In the ruling the judge noted the phenomenon of so many cases brought before courts within one year for this one issue and the judges all ruling the same way. From the ruling:
These couples, when gender and sexual orientation are taken away, are in all respects like the family down the street. The Constitution demands that we treat them as such.
And, yes, same-sex marriages have begun. State officials say an appeal will be filed.

The news of the day continues. The 10th Circuit Court of Appeals has confirmed that the Utah ban on same-sex marriage is unconstitutional. This is the first case to reach the appeals level since last summer's big ruling (which was a year ago tomorrow). A stay was issued with the ruling because this court knows the next stop will be the Supremes.

The 10th Circuit ruling included a dissent. It seems the poor guy swallowed every last talking point from the National Organization for Marriage (but not yours).
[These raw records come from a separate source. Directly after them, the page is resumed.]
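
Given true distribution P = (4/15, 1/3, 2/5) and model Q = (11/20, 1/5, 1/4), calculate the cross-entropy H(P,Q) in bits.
1.8040 bits

Cross-entropy: H(P,Q) = -Σ p(x) log q(x)

Alternatively: H(P,Q) = H(P) + D_KL(P||Q)
H(P) = 1.5656 bits
D_KL(P||Q) = 0.2384 bits

H(P,Q) = 1.5656 + 0.2384 = 1.8040 bits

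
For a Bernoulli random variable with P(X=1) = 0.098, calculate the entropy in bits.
0.4626 bits

The binary entropy function is:
H(p) = -p log(p) - (1-p) log(1-p)

H(0.098) = -0.098 × log_2(0.098) - 0.902 × log_2(0.902)
H(0.098) = 0.4626 bits

Note: Binary entropy is maximized at p=0.5 (H=1 bit) and minimized at p=0 or p=1 (H=0).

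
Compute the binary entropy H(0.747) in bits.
0.8160 bits

The binary entropy function is:
H(p) = -p log(p) - (1-p) log(1-p)

H(0.747) = -0.747 × log_2(0.747) - 0.253 × log_2(0.253)
H(0.747) = 0.8160 bits

Note: Binary entropy is maximized at p=0.5 (H=1 bit) and minimized at p=0 or p=1 (H=0).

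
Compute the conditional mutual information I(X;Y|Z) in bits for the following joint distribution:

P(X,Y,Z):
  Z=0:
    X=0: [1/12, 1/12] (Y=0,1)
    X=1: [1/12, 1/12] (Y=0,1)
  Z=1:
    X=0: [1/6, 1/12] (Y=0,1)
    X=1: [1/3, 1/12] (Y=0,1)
0.0105 bits

Conditional mutual information: I(X;Y|Z) = H(X|Z) + H(Y|Z) - H(X,Y|Z)

H(Z) = 0.9183
H(X,Z) = 1.8879 → H(X|Z) = 0.9696
H(Y,Z) = 1.7925 → H(Y|Z) = 0.8742
H(X,Y,Z) = 2.7516 → H(X,Y|Z) = 1.8333

I(X;Y|Z) = 0.9696 + 0.8742 - 1.8333 = 0.0105 bits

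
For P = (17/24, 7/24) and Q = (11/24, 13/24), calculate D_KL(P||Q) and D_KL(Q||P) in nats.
D_KL(P||Q) = 0.1278, D_KL(Q||P) = 0.1358

KL divergence is not symmetric: D_KL(P||Q) ≠ D_KL(Q||P) in general.

D_KL(P||Q) = 0.1278 nats
D_KL(Q||P) = 0.1358 nats

No, they are not equal!

This asymmetry is why KL divergence is not a true distance metric.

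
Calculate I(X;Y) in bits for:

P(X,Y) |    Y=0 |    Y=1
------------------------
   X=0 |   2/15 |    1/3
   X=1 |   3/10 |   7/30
0.0570 bits

Mutual information: I(X;Y) = H(X) + H(Y) - H(X,Y)

Marginals:
P(X) = (7/15, 8/15), H(X) = 0.9968 bits
P(Y) = (13/30, 17/30), H(Y) = 0.9871 bits

Joint entropy: H(X,Y) = 1.9269 bits

I(X;Y) = 0.9968 + 0.9871 - 1.9269 = 0.0570 bits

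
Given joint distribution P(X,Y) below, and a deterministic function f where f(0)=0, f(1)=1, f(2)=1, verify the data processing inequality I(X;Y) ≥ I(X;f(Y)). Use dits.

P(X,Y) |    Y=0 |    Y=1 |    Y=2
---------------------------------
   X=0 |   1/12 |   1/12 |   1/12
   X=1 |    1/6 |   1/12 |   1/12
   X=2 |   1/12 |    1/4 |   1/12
I(X;Y) = 0.0262, I(X;f(Y)) = 0.0164, inequality holds: 0.0262 ≥ 0.0164

Data Processing Inequality: For any Markov chain X → Y → Z, we have I(X;Y) ≥ I(X;Z).

Here Z = f(Y) is a deterministic function of Y, forming X → Y → Z.

Original I(X;Y) = 0.0262 dits

After applying f:
P(X,Z) where Z=f(Y):
- P(X,Z=0) = P(X,Y=0)
- P(X,Z=1) = P(X,Y=1) + P(X,Y=2)

I(X;Z) = I(X;f(Y)) = 0.0164 dits

Verification: 0.0262 ≥ 0.0164 ✓

Information cannot be created by processing; the function f can only lose information about X.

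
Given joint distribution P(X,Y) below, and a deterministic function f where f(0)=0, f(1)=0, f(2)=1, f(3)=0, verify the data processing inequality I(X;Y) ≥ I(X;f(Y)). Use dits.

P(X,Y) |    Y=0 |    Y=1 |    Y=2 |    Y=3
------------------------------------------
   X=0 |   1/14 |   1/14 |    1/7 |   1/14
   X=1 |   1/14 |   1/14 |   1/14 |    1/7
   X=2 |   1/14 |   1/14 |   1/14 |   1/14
I(X;Y) = 0.0123, I(X;f(Y)) = 0.0080, inequality holds: 0.0123 ≥ 0.0080

Data Processing Inequality: For any Markov chain X → Y → Z, we have I(X;Y) ≥ I(X;Z).

Here Z = f(Y) is a deterministic function of Y, forming X → Y → Z.

Original I(X;Y) = 0.0123 dits

After applying f:
P(X,Z) where Z=f(Y):
- P(X,Z=0) = P(X,Y=0) + P(X,Y=1) + P(X,Y=3)
- P(X,Z=1) = P(X,Y=2)

I(X;Z) = I(X;f(Y)) = 0.0080 dits

Verification: 0.0123 ≥ 0.0080 ✓

Information cannot be created by processing; the function f can only lose information about X.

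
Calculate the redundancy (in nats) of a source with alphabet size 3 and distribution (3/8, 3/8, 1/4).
0.0164 nats

Redundancy measures how far a source is from maximum entropy:
R = H_max - H(X)

Maximum entropy for 3 symbols: H_max = log_e(3) = 1.0986 nats
Actual entropy: H(X) = 1.0822 nats
Redundancy: R = 1.0986 - 1.0822 = 0.0164 nats

This redundancy represents potential for compression: the source could be compressed by 0.0164 nats per symbol.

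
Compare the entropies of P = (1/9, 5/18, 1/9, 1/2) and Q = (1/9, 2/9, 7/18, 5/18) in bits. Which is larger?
Q

Computing entropies in bits:
H(P) = 1.7178
H(Q) = 1.8776

Distribution Q has higher entropy.

Intuition: The distribution closer to uniform (more spread out) has higher entropy.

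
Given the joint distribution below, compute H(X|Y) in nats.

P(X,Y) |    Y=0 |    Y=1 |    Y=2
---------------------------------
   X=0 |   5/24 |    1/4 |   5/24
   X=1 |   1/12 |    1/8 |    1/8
0.6337 nats

Using the chain rule: H(X|Y) = H(X,Y) - H(Y)

First, compute H(X,Y) = 1.7271 nats

Marginal P(Y) = (7/24, 3/8, 1/3)
H(Y) = 1.0934 nats

H(X|Y) = H(X,Y) - H(Y) = 1.7271 - 1.0934 = 0.6337 nats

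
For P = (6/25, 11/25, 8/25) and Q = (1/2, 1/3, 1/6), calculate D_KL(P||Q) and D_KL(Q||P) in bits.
D_KL(P||Q) = 0.2233, D_KL(Q||P) = 0.2391

KL divergence is not symmetric: D_KL(P||Q) ≠ D_KL(Q||P) in general.

D_KL(P||Q) = 0.2233 bits
D_KL(Q||P) = 0.2391 bits

No, they are not equal!

This asymmetry is why KL divergence is not a true distance metric.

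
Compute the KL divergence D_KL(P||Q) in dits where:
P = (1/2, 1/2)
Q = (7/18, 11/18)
0.0110 dits

KL divergence: D_KL(P||Q) = Σ p(x) log(p(x)/q(x))

Computing term by term:
  x=0: 1/2 × log_10[(1/2)/(7/18)] = 1/2 × 0.1091 = 0.0546
  x=1: 1/2 × log_10[(1/2)/(11/18)] = 1/2 × -0.0872 = -0.0436

D_KL(P||Q) = 0.0110 dits

Note: KL divergence is always non-negative and equals 0 iff P = Q.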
That 10th Circuit ruling is creating a delightful mess. The 10th Circuit is Utah, Colorado, Kansas, New Mexico, Oklahoma, and Wyoming. A ruling applies to all of the states in the circuit. So the clerk in Boulder County, Colorado took this ruling (and the one in Indiana) as justification to start issuing marriage licenses to same-sex couples in her area. Since the ruling came with a stay she probably won't be able to do this for very long. And state officials have already declared these marriages won't be recognized by the state.

And in Louisiana a judge was expected to rule on whether the state must recognize same-sex marriages performed in other states. He postponed a ruling, saying he wants to address the whole issue of same-sex marriage at one time rather than in a piecemeal fashion.
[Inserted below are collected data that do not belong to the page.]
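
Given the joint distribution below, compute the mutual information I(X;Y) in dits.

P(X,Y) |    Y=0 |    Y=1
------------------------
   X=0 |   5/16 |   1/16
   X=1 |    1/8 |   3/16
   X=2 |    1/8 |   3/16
0.0416 dits

Mutual information: I(X;Y) = H(X) + H(Y) - H(X,Y)

Marginals:
P(X) = (3/8, 5/16, 5/16), H(X) = 0.4755 dits
P(Y) = (9/16, 7/16), H(Y) = 0.2976 dits

Joint entropy: H(X,Y) = 0.7315 dits

I(X;Y) = 0.4755 + 0.2976 - 0.7315 = 0.0416 dits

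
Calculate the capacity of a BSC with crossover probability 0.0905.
0.5619 bits

For a binary symmetric channel (BSC) with error probability p:
Capacity C = 1 - H(p) bits per symbol

where H(p) = -p log₂(p) - (1-p) log₂(1-p) is the binary entropy function.

H(0.0905) = 0.4381 bits
C = 1 - 0.4381 = 0.5619 bits per symbol

This means we can reliably transmit up to 0.5619 bits of information per channel use.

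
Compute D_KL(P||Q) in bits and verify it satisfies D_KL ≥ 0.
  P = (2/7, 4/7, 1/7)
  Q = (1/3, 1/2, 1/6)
0.0148 bits

KL divergence satisfies the Gibbs inequality: D_KL(P||Q) ≥ 0 for all distributions P, Q.

D_KL(P||Q) = Σ p(x) log(p(x)/q(x))
Term by term:
  x=0: 2/7 × log_2[(2/7)/(1/3)] = -0.0635
  x=1: 4/7 × log_2[(4/7)/(1/2)] = 0.1101
  x=2: 1/7 × log_2[(1/7)/(1/6)] = -0.0318
D_KL(P||Q) = 0.0148 bits

D_KL(P||Q) = 0.0148 ≥ 0 ✓

This non-negativity is a fundamental property: relative entropy cannot be negative because it measures how different Q is from P.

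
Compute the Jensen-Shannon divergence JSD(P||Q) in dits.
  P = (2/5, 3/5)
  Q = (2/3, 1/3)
0.0157 dits

Jensen-Shannon divergence is:
JSD(P||Q) = 0.5 × D_KL(P||M) + 0.5 × D_KL(Q||M)
where M = 0.5 × (P + Q) is the mixture distribution.

M = 0.5 × (2/5, 3/5) + 0.5 × (2/3, 1/3) = (8/15, 7/15)

D_KL(P||M) = 0.0155 dits
D_KL(Q||M) = 0.0159 dits

JSD(P||Q) = 0.5 × 0.0155 + 0.5 × 0.0159 = 0.0157 dits

Unlike KL divergence, JSD is symmetric and bounded: 0 ≤ JSD ≤ log(2).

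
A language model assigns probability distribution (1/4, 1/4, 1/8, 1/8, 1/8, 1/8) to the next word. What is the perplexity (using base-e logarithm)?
5.6569

Perplexity is e^H (or exp(H) for natural log).

First, H = -Σ p log p = 1.7329 nats
Perplexity = e^1.7329 = 5.6569

Interpretation: The model's uncertainty is equivalent to choosing uniformly among 5.7 options.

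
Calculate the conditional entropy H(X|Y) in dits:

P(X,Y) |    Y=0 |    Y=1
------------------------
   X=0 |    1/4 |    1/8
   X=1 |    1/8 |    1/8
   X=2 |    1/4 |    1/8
0.4653 dits

Using the chain rule: H(X|Y) = H(X,Y) - H(Y)

First, compute H(X,Y) = 0.7526 dits

Marginal P(Y) = (5/8, 3/8)
H(Y) = 0.2873 dits

H(X|Y) = H(X,Y) - H(Y) = 0.7526 - 0.2873 = 0.4653 dits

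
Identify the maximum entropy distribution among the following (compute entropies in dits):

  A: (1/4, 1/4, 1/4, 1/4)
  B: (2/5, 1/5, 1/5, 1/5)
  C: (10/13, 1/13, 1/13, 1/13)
A

For a discrete distribution over n outcomes, entropy is maximized by the uniform distribution.

Computing entropies:
H(A) = 0.6021 dits
H(B) = 0.5786 dits
H(C) = 0.3447 dits

The uniform distribution (where all probabilities equal 1/4) achieves the maximum entropy of log_10(4) = 0.6021 dits.

Distribution A has the highest entropy.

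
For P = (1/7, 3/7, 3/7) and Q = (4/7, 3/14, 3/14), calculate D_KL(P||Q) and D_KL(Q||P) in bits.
D_KL(P||Q) = 0.5714, D_KL(Q||P) = 0.7143

KL divergence is not symmetric: D_KL(P||Q) ≠ D_KL(Q||P) in general.

D_KL(P||Q) = 0.5714 bits
D_KL(Q||P) = 0.7143 bits

No, they are not equal!

This asymmetry is why KL divergence is not a true distance metric.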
Ari Ezra Waldman of Towleroad looks at what happens next. Almost certainly Utah's governor or attorney general will appeal to the Supremes. Since the court is about to adjourn for the summer and doesn't decide to take cases until they reconvene, nothing will happen until then.
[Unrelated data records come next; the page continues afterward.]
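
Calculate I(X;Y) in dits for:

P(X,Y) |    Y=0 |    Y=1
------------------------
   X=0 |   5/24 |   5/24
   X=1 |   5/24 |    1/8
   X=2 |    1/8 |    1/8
0.0031 dits

Mutual information: I(X;Y) = H(X) + H(Y) - H(X,Y)

Marginals:
P(X) = (5/12, 1/3, 1/4), H(X) = 0.4680 dits
P(Y) = (13/24, 11/24), H(Y) = 0.2995 dits

Joint entropy: H(X,Y) = 0.7644 dits

I(X;Y) = 0.4680 + 0.2995 - 0.7644 = 0.0031 dits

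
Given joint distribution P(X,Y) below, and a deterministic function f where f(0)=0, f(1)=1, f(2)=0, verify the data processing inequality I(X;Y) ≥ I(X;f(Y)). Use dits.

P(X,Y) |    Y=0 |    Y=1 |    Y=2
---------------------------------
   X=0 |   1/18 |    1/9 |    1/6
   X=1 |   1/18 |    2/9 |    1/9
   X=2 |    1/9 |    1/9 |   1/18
I(X;Y) = 0.0256, I(X;f(Y)) = 0.0097, inequality holds: 0.0256 ≥ 0.0097

Data Processing Inequality: For any Markov chain X → Y → Z, we have I(X;Y) ≥ I(X;Z).

Here Z = f(Y) is a deterministic function of Y, forming X → Y → Z.

Original I(X;Y) = 0.0256 dits

After applying f:
P(X,Z) where Z=f(Y):
- P(X,Z=0) = P(X,Y=0) + P(X,Y=2)
- P(X,Z=1) = P(X,Y=1)

I(X;Z) = I(X;f(Y)) = 0.0097 dits

Verification: 0.0256 ≥ 0.0097 ✓

Information cannot be created by processing; the function f can only lose information about X.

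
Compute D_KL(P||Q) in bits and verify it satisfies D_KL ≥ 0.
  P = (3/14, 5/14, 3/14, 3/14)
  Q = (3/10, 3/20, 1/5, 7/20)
0.2126 bits

KL divergence satisfies the Gibbs inequality: D_KL(P||Q) ≥ 0 for all distributions P, Q.

D_KL(P||Q) = Σ p(x) log(p(x)/q(x))
Term by term:
  x=0: 3/14 × log_2[(3/14)/(3/10)] = -0.1040
  x=1: 5/14 × log_2[(5/14)/(3/20)] = 0.4470
  x=2: 3/14 × log_2[(3/14)/(1/5)] = 0.0213
  x=3: 3/14 × log_2[(3/14)/(7/20)] = -0.1517
D_KL(P||Q) = 0.2126 bits

D_KL(P||Q) = 0.2126 ≥ 0 ✓

This non-negativity is a fundamental property: relative entropy cannot be negative because it measures how different Q is from P.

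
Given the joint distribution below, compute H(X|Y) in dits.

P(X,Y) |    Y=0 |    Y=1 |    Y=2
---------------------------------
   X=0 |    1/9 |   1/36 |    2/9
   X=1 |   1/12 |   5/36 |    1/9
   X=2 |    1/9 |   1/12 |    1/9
0.4471 dits

Using the chain rule: H(X|Y) = H(X,Y) - H(Y)

First, compute H(X,Y) = 0.9114 dits

Marginal P(Y) = (11/36, 1/4, 4/9)
H(Y) = 0.4644 dits

H(X|Y) = H(X,Y) - H(Y) = 0.9114 - 0.4644 = 0.4471 dits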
The Supremes don't have to take the 10th Circuit case. They could simply let the decision cover the 10th Circuit. Though by the time the Supremes reconvene there is likely to also be a case out of the 4th Circuit (Virginia's case) and maybe the 6th Circuit (primarily Michigan) and the 5th Circuit (Texas) as well. Again the Supremes don't have to take any of them – unless one of those rulings is different from our current string of successes. Some justices may not want to give their opinion on our right to marry. They could simply ride out the process – eventually there will be a decision by every Circuit and these decisions will eventually cover the country. Yes, that is slower than a sweeping ruling from the Supremes.

A commenter lists a few things interesting about this case. First, the 10th Circuit demanded that reasons for banning same-sex marriage must be “compelling.” Tradition isn't a compelling reason. Utah doesn't have a compelling reason. Second, the demand for compelling reasons isn't because same-sex couples are a minority receiving discrimination and without political power, the usual reason. It's because marriage is a fundamental right. Third, if you want to see how the Supremes might rule against us, just read the dissent in the 10th Circuit case. Any one of Scalia, Alito, Thomas, or Roberts could have written it.